Cambronne se fâchait tout rouge quand on le félicitait de sa belle parole. Il la trouvait absurde: d'abord, disait-il, parce qu'il n'était pas mort, ensuite parce qu'il s'était rendu.

«Cambronne, disait le général Alava, présent à sa prise par le colonel Halkett[660], n'ouvrit la bouche que pour demander un chirurgien, afin de panser ses blessures. Il s'était rendu sans fracas[661]

[660] Ce fut au moment du recul de la garde impériale. Halkett s'était précipité sabre haut sur Cambronne, qui, déjà grièvement blessé, lui tendit la main et se rendit. (Larpent's Journal, t. III, p. 41; la Revue d'Édimbourg, t. XCIII, p. 160, et Siborne, History of the war in France and Belgium, t. II, p. 220.)

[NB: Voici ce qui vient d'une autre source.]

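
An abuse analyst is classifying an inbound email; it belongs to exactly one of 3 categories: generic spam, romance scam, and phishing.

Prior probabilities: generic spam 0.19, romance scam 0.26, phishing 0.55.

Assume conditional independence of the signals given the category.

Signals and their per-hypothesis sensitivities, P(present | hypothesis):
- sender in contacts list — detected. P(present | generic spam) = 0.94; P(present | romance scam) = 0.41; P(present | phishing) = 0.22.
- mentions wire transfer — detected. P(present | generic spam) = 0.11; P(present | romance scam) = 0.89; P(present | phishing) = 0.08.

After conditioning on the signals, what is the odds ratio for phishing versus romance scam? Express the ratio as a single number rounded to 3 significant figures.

The normalizing constant cancels in an odds ratio, so compute prior × likelihood for the two hypotheses only:
  phishing: 0.55 × 0.22 × 0.08 = 0.00968
  romance scam: 0.26 × 0.41 × 0.89 = 0.094874
Odds(phishing : romance scam) = 0.00968 / 0.094874 ≈ 0.102.

0.102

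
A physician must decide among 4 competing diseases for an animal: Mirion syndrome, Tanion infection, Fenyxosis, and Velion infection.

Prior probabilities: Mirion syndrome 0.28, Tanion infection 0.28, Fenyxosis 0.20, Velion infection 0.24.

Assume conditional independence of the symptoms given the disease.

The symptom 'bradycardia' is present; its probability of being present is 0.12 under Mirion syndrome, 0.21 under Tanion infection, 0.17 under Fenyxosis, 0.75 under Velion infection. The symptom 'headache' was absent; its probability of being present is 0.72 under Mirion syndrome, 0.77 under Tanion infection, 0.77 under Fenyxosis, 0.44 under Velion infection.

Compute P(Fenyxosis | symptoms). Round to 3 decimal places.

For each hypothesis, the unnormalized posterior weight is prior × product of the symptom likelihoods (using 1 − P(present | H) for each absent symptom):
  Mirion syndrome: 0.28 × 0.12 × (1 − 0.72) = 0.009408
  Tanion infection: 0.28 × 0.21 × (1 − 0.77) = 0.013524
  Fenyxosis: 0.20 × 0.17 × (1 − 0.77) = 0.00782
  Velion infection: 0.24 × 0.75 × (1 − 0.44) = 0.1008
The unnormalized weights sum to 0.13155.
P(Fenyxosis | evidence) = 0.00782 / 0.13155 ≈ 0.059.

0.059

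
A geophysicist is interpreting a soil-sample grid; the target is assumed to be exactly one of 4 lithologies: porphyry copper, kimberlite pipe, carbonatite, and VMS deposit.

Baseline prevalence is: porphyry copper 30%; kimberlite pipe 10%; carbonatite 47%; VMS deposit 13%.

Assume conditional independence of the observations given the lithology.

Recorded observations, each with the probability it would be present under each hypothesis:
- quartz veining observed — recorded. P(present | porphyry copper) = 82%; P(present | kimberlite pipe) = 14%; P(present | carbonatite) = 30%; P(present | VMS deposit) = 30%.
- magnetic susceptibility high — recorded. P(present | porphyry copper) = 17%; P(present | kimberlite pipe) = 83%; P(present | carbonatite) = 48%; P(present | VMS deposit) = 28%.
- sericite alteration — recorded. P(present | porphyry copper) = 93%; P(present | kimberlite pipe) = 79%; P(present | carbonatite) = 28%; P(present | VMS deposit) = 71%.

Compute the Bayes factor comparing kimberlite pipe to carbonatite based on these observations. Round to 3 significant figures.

Joint likelihood of the evidence pattern under each hypothesis:
  kimberlite pipe: 0.14 × 0.83 × 0.79 = 0.091798
  carbonatite: 0.30 × 0.48 × 0.28 = 0.04032
Bayes factor = 0.091798 / 0.04032 ≈ 2.28

2.28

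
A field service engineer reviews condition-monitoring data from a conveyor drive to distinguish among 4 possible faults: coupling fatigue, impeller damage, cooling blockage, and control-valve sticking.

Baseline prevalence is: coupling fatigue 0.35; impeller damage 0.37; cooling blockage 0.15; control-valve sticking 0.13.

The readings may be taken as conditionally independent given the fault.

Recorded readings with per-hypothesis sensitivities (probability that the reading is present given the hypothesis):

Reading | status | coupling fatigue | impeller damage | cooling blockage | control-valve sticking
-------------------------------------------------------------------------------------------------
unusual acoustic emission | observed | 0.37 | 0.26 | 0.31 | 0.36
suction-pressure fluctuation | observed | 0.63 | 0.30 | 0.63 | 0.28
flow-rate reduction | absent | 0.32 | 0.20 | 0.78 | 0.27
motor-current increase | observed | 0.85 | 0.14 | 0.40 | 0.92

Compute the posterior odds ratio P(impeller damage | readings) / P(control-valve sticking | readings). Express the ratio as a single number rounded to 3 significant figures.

The normalizing constant cancels in an odds ratio, so compute prior × likelihood for the two hypotheses only (using 1 − P(present | H) for each absent reading):
  impeller damage: 0.37 × 0.26 × 0.30 × (1 − 0.20) × 0.14 = 0.0032323
  control-valve sticking: 0.13 × 0.36 × 0.28 × (1 − 0.27) × 0.92 = 0.0088006
Odds(impeller damage : control-valve sticking) = 0.0032323 / 0.0088006 ≈ 0.367.

0.367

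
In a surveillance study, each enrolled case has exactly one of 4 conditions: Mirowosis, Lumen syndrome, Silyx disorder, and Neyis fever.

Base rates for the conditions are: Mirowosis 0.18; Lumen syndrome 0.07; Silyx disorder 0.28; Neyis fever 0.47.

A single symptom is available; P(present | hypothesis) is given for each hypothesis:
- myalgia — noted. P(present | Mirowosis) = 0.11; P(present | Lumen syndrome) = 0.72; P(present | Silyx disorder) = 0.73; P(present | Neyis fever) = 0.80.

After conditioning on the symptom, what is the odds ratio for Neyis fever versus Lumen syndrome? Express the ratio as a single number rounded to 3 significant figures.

The normalizing constant cancels in an odds ratio, so compute prior × likelihood for the two hypotheses only:
  Neyis fever: 0.47 × 0.80 = 0.376
  Lumen syndrome: 0.07 × 0.72 = 0.0504
Odds(Neyis fever : Lumen syndrome) = 0.376 / 0.0504 ≈ 7.46.

7.46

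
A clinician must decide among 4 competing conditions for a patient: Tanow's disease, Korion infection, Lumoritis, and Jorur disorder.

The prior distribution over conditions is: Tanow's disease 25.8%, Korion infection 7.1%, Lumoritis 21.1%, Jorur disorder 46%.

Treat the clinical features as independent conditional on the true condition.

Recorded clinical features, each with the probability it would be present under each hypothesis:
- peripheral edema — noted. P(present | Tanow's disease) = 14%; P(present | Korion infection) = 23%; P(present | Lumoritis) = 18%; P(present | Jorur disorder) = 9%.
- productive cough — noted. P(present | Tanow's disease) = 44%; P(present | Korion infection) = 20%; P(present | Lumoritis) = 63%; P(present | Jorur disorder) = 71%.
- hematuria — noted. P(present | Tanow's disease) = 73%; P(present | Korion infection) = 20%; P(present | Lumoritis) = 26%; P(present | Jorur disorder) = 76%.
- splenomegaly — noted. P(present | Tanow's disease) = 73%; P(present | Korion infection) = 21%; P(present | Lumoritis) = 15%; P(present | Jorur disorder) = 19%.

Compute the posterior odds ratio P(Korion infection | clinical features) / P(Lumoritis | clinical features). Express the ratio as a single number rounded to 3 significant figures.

Unnormalized posterior weight (prior times the clinical feature likelihoods) for each of the two hypotheses:
  Korion infection: 0.071 × 0.23 × 0.20 × 0.20 × 0.21 = 0.00013717
  Lumoritis: 0.211 × 0.18 × 0.63 × 0.26 × 0.15 = 0.00093317
Odds(Korion infection : Lumoritis) = 0.00013717 / 0.00093317 ≈ 0.147.

0.147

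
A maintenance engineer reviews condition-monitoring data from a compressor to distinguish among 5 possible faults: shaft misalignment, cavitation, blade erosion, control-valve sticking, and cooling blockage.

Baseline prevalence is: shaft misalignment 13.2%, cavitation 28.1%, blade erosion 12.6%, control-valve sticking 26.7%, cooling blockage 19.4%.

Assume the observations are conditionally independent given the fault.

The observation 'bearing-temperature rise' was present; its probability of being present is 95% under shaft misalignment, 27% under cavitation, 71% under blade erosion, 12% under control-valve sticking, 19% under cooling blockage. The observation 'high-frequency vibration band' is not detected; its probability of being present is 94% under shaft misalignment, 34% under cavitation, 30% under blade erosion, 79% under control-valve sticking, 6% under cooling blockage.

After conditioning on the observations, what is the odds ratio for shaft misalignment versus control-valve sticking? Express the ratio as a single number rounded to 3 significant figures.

1.12

Unnormalized posterior weight (prior times the observation likelihoods) for each of the two hypotheses (using 1 − P(present | H) for each absent observation):
  shaft misalignment: 0.132 × 0.95 × (1 − 0.94) = 0.007524
  control-valve sticking: 0.267 × 0.12 × (1 − 0.79) = 0.0067284
Posterior odds = 0.007524 / 0.0067284 ≈ 1.12.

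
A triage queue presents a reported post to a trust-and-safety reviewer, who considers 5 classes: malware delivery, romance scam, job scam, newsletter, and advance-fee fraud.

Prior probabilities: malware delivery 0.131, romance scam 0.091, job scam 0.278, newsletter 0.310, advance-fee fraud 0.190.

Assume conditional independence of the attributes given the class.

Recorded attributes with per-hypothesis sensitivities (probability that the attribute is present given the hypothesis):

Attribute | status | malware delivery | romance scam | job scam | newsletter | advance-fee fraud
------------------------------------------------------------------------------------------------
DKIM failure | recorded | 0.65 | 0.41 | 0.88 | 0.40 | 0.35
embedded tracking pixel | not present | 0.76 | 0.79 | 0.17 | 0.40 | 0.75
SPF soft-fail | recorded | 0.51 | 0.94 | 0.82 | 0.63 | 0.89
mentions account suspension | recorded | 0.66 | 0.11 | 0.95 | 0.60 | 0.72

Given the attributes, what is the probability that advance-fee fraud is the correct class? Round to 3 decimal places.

0.052

Multiply each prior by the joint likelihood of the attribute pattern (using 1 − P(present | H) for each absent attribute):
  malware delivery: 0.131 × 0.65 × (1 − 0.76) × 0.51 × 0.66 = 0.0068788
  romance scam: 0.091 × 0.41 × (1 − 0.79) × 0.94 × 0.11 = 0.00081015
  job scam: 0.278 × 0.88 × (1 − 0.17) × 0.82 × 0.95 = 0.15818
  newsletter: 0.310 × 0.40 × (1 − 0.40) × 0.63 × 0.60 = 0.028123
  advance-fee fraud: 0.190 × 0.35 × (1 − 0.75) × 0.89 × 0.72 = 0.010653
Marginal likelihood of the evidence = 0.20464.
P(advance-fee fraud | evidence) = 0.010653 / 0.20464 ≈ 0.052.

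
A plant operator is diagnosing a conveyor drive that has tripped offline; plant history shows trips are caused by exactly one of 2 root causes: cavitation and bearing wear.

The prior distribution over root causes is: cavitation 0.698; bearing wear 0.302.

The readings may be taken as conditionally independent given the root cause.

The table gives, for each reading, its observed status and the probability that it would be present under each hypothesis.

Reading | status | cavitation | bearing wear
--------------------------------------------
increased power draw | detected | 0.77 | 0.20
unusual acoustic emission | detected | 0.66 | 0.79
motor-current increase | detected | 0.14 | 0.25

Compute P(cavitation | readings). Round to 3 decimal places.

0.806

By Bayes' rule with conditional independence, the unnormalized weight for each hypothesis is prior × ∏ likelihoods:
  cavitation: 0.698 × 0.77 × 0.66 × 0.14 = 0.049661
  bearing wear: 0.302 × 0.20 × 0.79 × 0.25 = 0.011929
The unnormalized weights sum to 0.06159.
P(cavitation | evidence) = 0.049661 / 0.06159 ≈ 0.806.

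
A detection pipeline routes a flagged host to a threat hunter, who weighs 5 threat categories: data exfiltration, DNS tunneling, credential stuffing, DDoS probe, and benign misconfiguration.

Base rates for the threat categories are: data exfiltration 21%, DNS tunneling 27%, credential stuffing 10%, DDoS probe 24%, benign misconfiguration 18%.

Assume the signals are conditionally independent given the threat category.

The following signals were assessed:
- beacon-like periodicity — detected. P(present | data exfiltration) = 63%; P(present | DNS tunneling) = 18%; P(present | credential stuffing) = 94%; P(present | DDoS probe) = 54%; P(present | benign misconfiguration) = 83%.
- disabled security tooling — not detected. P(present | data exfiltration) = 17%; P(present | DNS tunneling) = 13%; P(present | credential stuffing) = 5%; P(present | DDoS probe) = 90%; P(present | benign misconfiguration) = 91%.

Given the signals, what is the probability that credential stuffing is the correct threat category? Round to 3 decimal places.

Multiply each prior by the joint likelihood of the signal pattern (using 1 − P(present | H) for each absent signal):
  data exfiltration: 0.21 × 0.63 × (1 − 0.17) = 0.10981
  DNS tunneling: 0.27 × 0.18 × (1 − 0.13) = 0.042282
  credential stuffing: 0.10 × 0.94 × (1 − 0.05) = 0.0893
  DDoS probe: 0.24 × 0.54 × (1 − 0.90) = 0.01296
  benign misconfiguration: 0.18 × 0.83 × (1 − 0.91) = 0.013446
Normalizing constant Z = 0.10981 + 0.042282 + 0.0893 + 0.01296 + 0.013446 = 0.2678.
P(credential stuffing | evidence) = 0.0893 / 0.2678 ≈ 0.333.

0.333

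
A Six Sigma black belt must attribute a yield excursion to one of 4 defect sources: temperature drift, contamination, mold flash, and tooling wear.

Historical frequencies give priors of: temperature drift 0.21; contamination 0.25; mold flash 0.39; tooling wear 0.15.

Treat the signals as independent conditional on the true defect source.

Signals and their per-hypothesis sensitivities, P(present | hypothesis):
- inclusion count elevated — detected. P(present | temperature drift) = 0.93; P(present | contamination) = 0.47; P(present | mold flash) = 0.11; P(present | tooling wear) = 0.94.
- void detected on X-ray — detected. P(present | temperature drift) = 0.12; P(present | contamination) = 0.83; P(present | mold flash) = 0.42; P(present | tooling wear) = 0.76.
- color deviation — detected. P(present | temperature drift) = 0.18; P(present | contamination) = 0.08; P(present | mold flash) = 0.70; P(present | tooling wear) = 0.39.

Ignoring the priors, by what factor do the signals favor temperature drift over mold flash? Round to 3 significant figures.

The Bayes factor is the ratio of the joint likelihoods of the signal pattern under the two hypotheses.
  temperature drift: 0.93 × 0.12 × 0.18 = 0.020088
  mold flash: 0.11 × 0.42 × 0.70 = 0.03234
Bayes factor = 0.020088 / 0.03234 ≈ 0.621

0.621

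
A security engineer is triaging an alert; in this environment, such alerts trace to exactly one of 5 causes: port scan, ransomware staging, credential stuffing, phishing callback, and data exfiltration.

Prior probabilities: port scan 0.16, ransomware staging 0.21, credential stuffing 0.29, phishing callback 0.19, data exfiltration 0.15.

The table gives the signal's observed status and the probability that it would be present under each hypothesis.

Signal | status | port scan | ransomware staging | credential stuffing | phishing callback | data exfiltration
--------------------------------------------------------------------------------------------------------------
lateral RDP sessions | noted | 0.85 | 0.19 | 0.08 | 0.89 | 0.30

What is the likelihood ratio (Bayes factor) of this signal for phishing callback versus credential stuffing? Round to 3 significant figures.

The Bayes factor is the ratio of the two likelihoods.
  phishing callback: 0.89
  credential stuffing: 0.08
Bayes factor = 0.89 / 0.08 ≈ 11.1

11.1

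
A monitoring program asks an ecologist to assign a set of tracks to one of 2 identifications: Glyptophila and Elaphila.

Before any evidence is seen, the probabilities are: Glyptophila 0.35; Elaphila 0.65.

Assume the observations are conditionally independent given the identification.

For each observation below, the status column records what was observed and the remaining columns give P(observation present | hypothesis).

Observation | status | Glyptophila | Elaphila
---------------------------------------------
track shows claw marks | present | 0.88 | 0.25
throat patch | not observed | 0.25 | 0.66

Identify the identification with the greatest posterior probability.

Glyptophila

Multiply each prior by the joint likelihood of the evidence pattern (using 1 − P(present | H) for each absent observation):
  Glyptophila: 0.35 × 0.88 × (1 − 0.25) = 0.231
  Elaphila: 0.65 × 0.25 × (1 − 0.66) = 0.05525
Marginal likelihood of the evidence = 0.28625.
P(Glyptophila | evidence) ≈ 0.231 / 0.28625 ≈ 0.807
P(Elaphila | evidence) ≈ 0.05525 / 0.28625 ≈ 0.193
The largest is 0.807, so Glyptophila is most probable.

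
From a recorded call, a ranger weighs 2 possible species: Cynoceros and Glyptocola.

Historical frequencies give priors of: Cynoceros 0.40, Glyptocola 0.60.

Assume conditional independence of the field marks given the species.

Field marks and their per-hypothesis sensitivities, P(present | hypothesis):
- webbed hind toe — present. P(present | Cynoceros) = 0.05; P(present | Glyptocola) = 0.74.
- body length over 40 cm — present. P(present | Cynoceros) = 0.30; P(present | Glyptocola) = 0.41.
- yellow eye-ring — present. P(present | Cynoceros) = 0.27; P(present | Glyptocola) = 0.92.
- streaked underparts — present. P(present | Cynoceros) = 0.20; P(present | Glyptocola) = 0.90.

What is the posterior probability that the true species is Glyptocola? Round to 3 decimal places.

Multiply each prior by the joint likelihood of the field mark pattern:
  Cynoceros: 0.40 × 0.05 × 0.30 × 0.27 × 0.20 = 0.000324
  Glyptocola: 0.60 × 0.74 × 0.41 × 0.92 × 0.90 = 0.15073
Normalizing constant Z = 0.000324 + 0.15073 = 0.15105.
P(Glyptocola | evidence) = 0.15073 / 0.15105 ≈ 0.998.

0.998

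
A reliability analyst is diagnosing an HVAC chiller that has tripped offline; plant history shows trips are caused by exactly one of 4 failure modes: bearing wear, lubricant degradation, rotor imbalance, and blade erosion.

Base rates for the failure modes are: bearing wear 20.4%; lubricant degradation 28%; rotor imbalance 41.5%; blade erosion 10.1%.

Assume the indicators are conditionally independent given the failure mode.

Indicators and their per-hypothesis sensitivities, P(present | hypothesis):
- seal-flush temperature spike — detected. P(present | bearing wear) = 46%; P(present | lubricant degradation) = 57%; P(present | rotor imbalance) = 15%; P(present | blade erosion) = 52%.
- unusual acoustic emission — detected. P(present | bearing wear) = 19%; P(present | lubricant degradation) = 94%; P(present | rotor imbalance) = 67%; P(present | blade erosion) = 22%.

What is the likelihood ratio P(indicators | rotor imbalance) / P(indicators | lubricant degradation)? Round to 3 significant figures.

Joint likelihood of the indicator pattern under each hypothesis:
  rotor imbalance: 0.15 × 0.67 = 0.1005
  lubricant degradation: 0.57 × 0.94 = 0.5358
Bayes factor = 0.1005 / 0.5358 ≈ 0.188

0.188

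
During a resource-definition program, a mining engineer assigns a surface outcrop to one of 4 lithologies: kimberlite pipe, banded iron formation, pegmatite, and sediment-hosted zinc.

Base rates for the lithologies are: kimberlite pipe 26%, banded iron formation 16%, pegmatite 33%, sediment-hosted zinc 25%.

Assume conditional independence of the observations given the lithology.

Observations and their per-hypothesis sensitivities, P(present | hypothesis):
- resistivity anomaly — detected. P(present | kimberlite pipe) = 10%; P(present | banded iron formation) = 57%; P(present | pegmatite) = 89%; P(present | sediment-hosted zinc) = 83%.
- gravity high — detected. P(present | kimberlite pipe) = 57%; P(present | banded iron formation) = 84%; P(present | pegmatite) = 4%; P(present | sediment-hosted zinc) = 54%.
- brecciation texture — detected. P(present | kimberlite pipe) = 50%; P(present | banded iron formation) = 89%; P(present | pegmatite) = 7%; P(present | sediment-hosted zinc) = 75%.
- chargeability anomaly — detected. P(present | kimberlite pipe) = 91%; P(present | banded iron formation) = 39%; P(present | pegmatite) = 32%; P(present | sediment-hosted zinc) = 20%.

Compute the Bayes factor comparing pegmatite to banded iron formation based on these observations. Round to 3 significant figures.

0.00480

Joint likelihood of the evidence pattern under each hypothesis:
  pegmatite: 0.89 × 0.04 × 0.07 × 0.32 = 0.00079744
  banded iron formation: 0.57 × 0.84 × 0.89 × 0.39 = 0.16619
Bayes factor = 0.00079744 / 0.16619 ≈ 0.00480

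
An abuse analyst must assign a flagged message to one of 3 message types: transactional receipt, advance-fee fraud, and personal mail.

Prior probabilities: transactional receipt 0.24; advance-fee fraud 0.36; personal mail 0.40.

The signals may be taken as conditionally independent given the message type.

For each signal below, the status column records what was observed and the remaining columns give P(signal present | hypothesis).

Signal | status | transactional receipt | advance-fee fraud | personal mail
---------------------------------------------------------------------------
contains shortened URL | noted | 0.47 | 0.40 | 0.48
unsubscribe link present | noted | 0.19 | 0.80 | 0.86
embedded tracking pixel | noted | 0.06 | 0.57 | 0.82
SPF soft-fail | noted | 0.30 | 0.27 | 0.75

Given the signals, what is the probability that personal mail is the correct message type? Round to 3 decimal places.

For each hypothesis, the unnormalized posterior weight is prior × product of the signal likelihoods:
  transactional receipt: 0.24 × 0.47 × 0.19 × 0.06 × 0.30 = 0.00038578
  advance-fee fraud: 0.36 × 0.40 × 0.80 × 0.57 × 0.27 = 0.017729
  personal mail: 0.40 × 0.48 × 0.86 × 0.82 × 0.75 = 0.10155
Normalizing constant Z = 0.00038578 + 0.017729 + 0.10155 = 0.11966.
P(personal mail | evidence) = 0.10155 / 0.11966 ≈ 0.849.

0.849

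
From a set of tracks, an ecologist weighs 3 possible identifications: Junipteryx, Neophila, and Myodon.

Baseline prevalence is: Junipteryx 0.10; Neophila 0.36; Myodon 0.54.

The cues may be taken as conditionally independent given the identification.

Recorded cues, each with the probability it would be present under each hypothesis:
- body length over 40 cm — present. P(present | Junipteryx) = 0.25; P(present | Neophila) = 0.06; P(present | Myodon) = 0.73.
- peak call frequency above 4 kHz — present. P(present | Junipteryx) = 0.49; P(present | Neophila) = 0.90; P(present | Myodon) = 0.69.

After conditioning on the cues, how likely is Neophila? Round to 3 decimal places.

0.064

Multiply each prior by the joint likelihood of the cue pattern:
  Junipteryx: 0.10 × 0.25 × 0.49 = 0.01225
  Neophila: 0.36 × 0.06 × 0.90 = 0.01944
  Myodon: 0.54 × 0.73 × 0.69 = 0.272
The unnormalized weights sum to 0.30369.
P(Neophila | evidence) = 0.01944 / 0.30369 ≈ 0.064.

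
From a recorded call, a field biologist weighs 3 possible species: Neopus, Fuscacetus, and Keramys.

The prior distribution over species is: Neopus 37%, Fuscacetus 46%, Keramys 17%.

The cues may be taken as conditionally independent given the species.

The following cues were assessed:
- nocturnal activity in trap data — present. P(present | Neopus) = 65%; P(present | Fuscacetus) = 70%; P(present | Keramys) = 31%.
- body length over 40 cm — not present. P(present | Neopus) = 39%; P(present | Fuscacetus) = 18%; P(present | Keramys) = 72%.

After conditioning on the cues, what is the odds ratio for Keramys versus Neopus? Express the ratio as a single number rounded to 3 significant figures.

0.101

The normalizing constant cancels in an odds ratio, so compute prior × likelihood for the two hypotheses only (using 1 − P(present | H) for each absent cue):
  Keramys: 0.17 × 0.31 × (1 − 0.72) = 0.014756
  Neopus: 0.37 × 0.65 × (1 − 0.39) = 0.14671
Odds(Keramys : Neopus) = 0.014756 / 0.14671 ≈ 0.101.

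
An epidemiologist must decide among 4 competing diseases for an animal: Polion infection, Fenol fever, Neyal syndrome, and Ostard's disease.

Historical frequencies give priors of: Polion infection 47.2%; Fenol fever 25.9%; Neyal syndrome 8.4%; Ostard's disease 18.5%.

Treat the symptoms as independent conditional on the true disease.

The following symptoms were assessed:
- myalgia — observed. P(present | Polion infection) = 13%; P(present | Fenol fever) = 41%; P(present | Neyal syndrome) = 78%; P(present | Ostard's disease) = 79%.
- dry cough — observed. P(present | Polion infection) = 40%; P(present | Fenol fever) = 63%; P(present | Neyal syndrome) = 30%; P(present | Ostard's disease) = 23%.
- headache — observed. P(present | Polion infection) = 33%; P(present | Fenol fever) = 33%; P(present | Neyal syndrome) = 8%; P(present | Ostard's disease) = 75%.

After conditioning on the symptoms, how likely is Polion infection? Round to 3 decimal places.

Multiply each prior by the joint likelihood of the symptom pattern:
  Polion infection: 0.472 × 0.13 × 0.40 × 0.33 = 0.0080995
  Fenol fever: 0.259 × 0.41 × 0.63 × 0.33 = 0.022077
  Neyal syndrome: 0.084 × 0.78 × 0.30 × 0.08 = 0.0015725
  Ostard's disease: 0.185 × 0.79 × 0.23 × 0.75 = 0.025211
Normalizing constant Z = 0.0080995 + 0.022077 + 0.0015725 + 0.025211 = 0.05696.
P(Polion infection | evidence) = 0.0080995 / 0.05696 ≈ 0.142.

0.142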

[661] V. dans la Revue britann., août 1864, p. 328, la traduction de quelques extraits des Diaries of a lady of quality from 1797 to 1844.

Ce doit être là toute la vérité.

Toujours, je le répète, il se défendit nettement de la phrase qu'on lui prêtait[662]. En 1835, présidant à Nantes un banquet patriotique, il la désavoua même de la façon la plus formelle[663].

[662] V. une lettre du lieutenant-colonel Magnant au fils du général Michel, et une autre du préfet de la Loire-Inférieure au même, citées par M. Cuvillier-Fleury dans un de ses articles sur cette question. (Journal des Débats, 7 juillet 1862.)

[663] Levot, Biographie bretonne, au mot Cambronne.

Il ne s'est pas moins trouvé un grenadier qui prétendit lui avoir entendu dire deux fois, ce qu'il soutenait, lui, n'avoir pas dit une seule[664].